Print version ISSN 1516-3598On-line version ISSN 1806-9290

R. Bras. Zootec. vol.35 no.2 Viçosa Mar./Apr. 2006

https://doi.org/10.1590/S1516-35982006000200009 

MELHORAMENTO, GENÉTICA E REPRODUÇÃO

 

Estimação de parâmetros genéticos para produção de leite de cabras da raça Alpina

 

Genetic parameters estimation for test day milk yield of Alpina goats

 

 

Fernanda Cristina BredaI; Lucia Galvão AlbuquerqueII; Marcos YamakiIII; João Cruz Reis FilhoI; José Lindenberg Rocha SarmentoI; Paulo Sávio LopesIV; Marcelo Teixeira RodriguesIV

IPós-Graduação em Genética e Melhoramento Animal - UFV
IIUNESP
IIIPós-Graduação em Zootecnia - UFV
IVDepartamento de Zootecnia - UFV

 

 


RESUMO

Foram utilizados 9.374 registros semanais de produção de leite de 302 primeiras lactações de cabras da raça Alpina. A produção de leite no dia do controle foi analisada por meio de um modelo animal, unicarater, de regressão aleatória, em que as funções de covariâncias para os componentes genéticos aditivos e de ambiente permanente foram modeladas por meio das funções de Wilmink, Ali e Schaeffer e por polinômios ortogonais, em uma escala de Legendre de ordens cúbica e quíntica. Assumiu-se, ainda, variância residual homogênea durante toda a lactação e heterogênea com três e quatro classes de variância residual. Os modelos foram comparados pelo critério de informação de Akaike (AIC), pelo critério de informação Bayesiano de Schwar (BIC), pela função de verossimilhança (Ln L), pela visualização das estimativas de variâncias genéticas, de ambiente permanente, fenotípicas e residuais e pelas herdabilidades. O polinômio de Legendre de ordem quíntica, com quatro e três classes de variâncias residuais, e a função de Ali e Schaeffer, com quatro classes de variâncias residuais, foram indicados como os mais adequados pelo AIC, BIC e Ln L. Estes modelos diferiram na partição da variância fenotípica para as variâncias de ambiente permanente, genética e residual apenas no início e no final da lactação. Contudo, a função de Ali e Schaeffer resultou em estimativas negativas de correlação genética entre os controles mais distantes. O polinômio de Legendre de ordem quíntica, assumindo variância residual heterogênea, mostrou-se mais adequado para ajustar a produção de leite no dia do controle de cabras da raça Alpina.

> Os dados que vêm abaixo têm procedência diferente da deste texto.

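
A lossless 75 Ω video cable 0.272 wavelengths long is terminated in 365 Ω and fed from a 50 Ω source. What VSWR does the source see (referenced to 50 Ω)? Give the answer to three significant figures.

βl = 2π × 0.272 = 97.9°
tan(βl) = -7.19
Z_in = Z_0·(Z_L + jZ_0·tanβl)/(Z_0 + jZ_L·tanβl) = 15.7 + j9.99 Ω
Γ_s = (Z_in − Z_s)/(Z_in + Z_s) = (-34.3 + j9.99)/(65.7 + j9.99), |Γ_s| = 0.538
VSWR = (1 + |Γ_s|)/(1 − |Γ_s|)

VSWR ≈ 3.33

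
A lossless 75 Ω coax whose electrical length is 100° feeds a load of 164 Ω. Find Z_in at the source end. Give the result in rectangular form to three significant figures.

Z_in ≈ 35.1 + j10.4 Ω

tan(βl) = tan(100°) = -5.67
Z_in = Z_0·(Z_L + jZ_0·tanβl)/(Z_0 + jZ_L·tanβl)
     = 75·(164 − j425)/(75 − j930)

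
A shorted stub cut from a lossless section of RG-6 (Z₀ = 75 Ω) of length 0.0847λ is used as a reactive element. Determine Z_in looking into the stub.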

Palavras-chave: função de Ali e Schaeffer, função de Wilmink, polinômio ortogonal de Legendre, regressão aleatória


ABSTRACT

Data consisting of 9,374 test day milk yield records from 302 first lactations of Alpina goats were analyzed by random regression models using the Wilmink and Ali and Schaeffer functions and Legendre orthogonal polynomials of third and fifth orders. Models including animal additive genetic, permanent environmental and homogeneous or heterogeneous (three or four classes) residual random effects were compared by Akaike information criterion (AIC), Schwarz Bayesian information criterion (BIC), likelihood ratio test (Ln L), phenotypic, permanent environmental, genetic and residual variances and by heritability estimates. According to AIC, BIC and Ln L, Legendre orthogonal polynomial of fifth order with three or four residual classes and Ali and Schaeffer function with four residual classes were the best fitting models. These models differed by the partition of phenotypic, permanent environmental, genetic and residual variance estimates in the beginning and in the end of the lactation period. Genetic correlation estimates between milk yields in the beginning and in the end of lactation obtained by Ali and Schaeffer function were negative. Legendre polynomial of fifth order assuming heterogeneous residual variance was the best fitting model for test day milk yield of Alpina goats.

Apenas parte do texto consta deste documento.